Similarly, it was clear Marshall hired Gong Li and the female cast members of "Crouching Tiger, Hidden Dragon" to play the principals because they had been well received by and were known to American audiences, never mind their appropriateness for the characters in "Geisha." In fact, in spite of their beauty and acting skills, they were wrong for these parts, not simply because using Chinese actresses was politically incorrect, but because the actresses in question simply did not inhabit their Japanese roles in an authentic way--they didn't really get under the skins of their characters. Michelle Yeoh, for instance, is an elegant and talented actress, but she looked and acted nothing like the 1930's geisha extrordinaire her character was supposed to be, rather, with her modern makeup job, French twist, subdued clothing, and completely non-Japanese looks she seemed more like a charming 40-something Chinese-American matron from Beverly Hills.

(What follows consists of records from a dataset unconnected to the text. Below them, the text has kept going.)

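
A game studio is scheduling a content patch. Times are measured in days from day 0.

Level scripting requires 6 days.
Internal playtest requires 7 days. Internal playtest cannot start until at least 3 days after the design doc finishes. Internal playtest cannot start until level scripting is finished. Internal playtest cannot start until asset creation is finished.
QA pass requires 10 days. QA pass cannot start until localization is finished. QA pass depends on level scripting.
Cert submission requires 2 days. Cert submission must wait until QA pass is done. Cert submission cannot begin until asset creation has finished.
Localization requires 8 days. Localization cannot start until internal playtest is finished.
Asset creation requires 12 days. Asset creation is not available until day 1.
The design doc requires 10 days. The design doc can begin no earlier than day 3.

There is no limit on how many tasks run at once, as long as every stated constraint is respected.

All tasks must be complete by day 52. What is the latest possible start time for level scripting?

To finish by day 52, cert submission (duration 2) must start no later than day 50.
Since cert submission (must start by day 50) depends on it, QA pass must finish by day 50. Backing off its 10-day duration gives a latest start of day 40.
Localization must finish before QA pass (must start by day 40). With an 8-day duration, localization must start by 40 − 8 = day 32.
Internal playtest has to be done before localization (must start by day 32). That means finishing by day 32, i.e. starting by 32 − 7 = day 25.
Level scripting has several dependents: internal playtest (must start by day 25); QA pass (must start by day 40). The earliest of those limits is day 25, so level scripting must start by 25 − 6 = day 19.

19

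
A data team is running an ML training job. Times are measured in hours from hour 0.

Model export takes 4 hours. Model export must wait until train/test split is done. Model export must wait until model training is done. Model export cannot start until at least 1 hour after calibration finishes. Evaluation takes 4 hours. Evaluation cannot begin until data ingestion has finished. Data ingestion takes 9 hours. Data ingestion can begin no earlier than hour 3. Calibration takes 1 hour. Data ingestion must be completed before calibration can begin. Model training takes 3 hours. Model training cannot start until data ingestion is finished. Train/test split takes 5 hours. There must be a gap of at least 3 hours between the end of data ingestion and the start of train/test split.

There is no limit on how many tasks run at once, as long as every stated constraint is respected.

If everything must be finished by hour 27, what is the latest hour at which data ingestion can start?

Nothing follows model export; the deadline of hour 27 is its only limit. It must start by 27 − 4 = hour 23.
Train/test split has to be done before model export (must start by hour 23). That means finishing by hour 23, i.e. starting by 23 − 5 = hour 18.
Model training feeds into model export (must start by hour 23); so model training must finish by hour 23 and therefore start by hour 20.
Nothing follows evaluation; the deadline of hour 27 is its only limit. It must start by 27 − 4 = hour 23.
Calibration must finish before model export (must start by hour 23, minus 1-hour gap → hour 22). With a 1-hour duration, calibration must start by 22 − 1 = hour 21.
Data ingestion has several dependents: train/test split (must start by hour 18, minus 3-hour gap → hour 15); model training (must start by hour 20); evaluation (must start by hour 23); calibration (must start by hour 21). The earliest of those limits is hour 15, so data ingestion must start by 15 − 9 = hour 6.

6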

Similarly, Zhang Ziyi, was the picture of a pretty, childlike Chinese teenager--completely passive and obedient, nothing at all like the stunning sensation of the geisha world Sayuri became. As Gong Li's exceptional beauty was the most compatable with the traditional geisha look, her performance was the most plausible. It didn't help, though, that her hairdos were so weird, with hunks of hair hanging down even when she was in full geisha rig, and I don't know what Marshall was thinking in having her wander around the streets with her hair straggling down her back and her kimono half falling off, looking worse than the lowest class of prostitute. Despite her temper, Hatsumomo, as portrayed in the book, was a successful geisha. That she would have so blatantly risked her reputation by displaying herself in public as a [...] is entirely implausible.
But in my view the main problem in both maintaining authenticity and engaging the audience, was the stilted, awkward dialogue of the Asian cast. As I've lived in East Asia and have taught ESL in the region as well as in the US for many years, the effort to make the actors, many of whose English ability was limited if not nonexistant, speak fluent, sophisticated English made me cringe. The nonfluent actors were parroting sounds they had learned phonetically, and though they had been taught the meaning of what they were saying, they literally did not understand the words coming out of their mouths. Even those who spoke a little English were repeating words and grammar patterns that were completely unfamiliar to them. The unnaturalness of their speech was evident in its stiffness and it also showed up in the hesitancy and lack of conviction in their acting. The actress who played Mother, Ken Watanabe, and Gong Li were the worst offenders.
If the cast had been Japanese and the dialogue had been entirely in Japanese the actors would have had a much better chance of bringing their period characters to life. The movie could have been less of a stilted soap opera and more of a story of survival and identity within the exquisitely rigid confines of a lost "floating world." It's a shame the movie could not have had an Asian-American director with a sensitivity the culture and respect for authenticity Marshall & co. so glaringly lacked.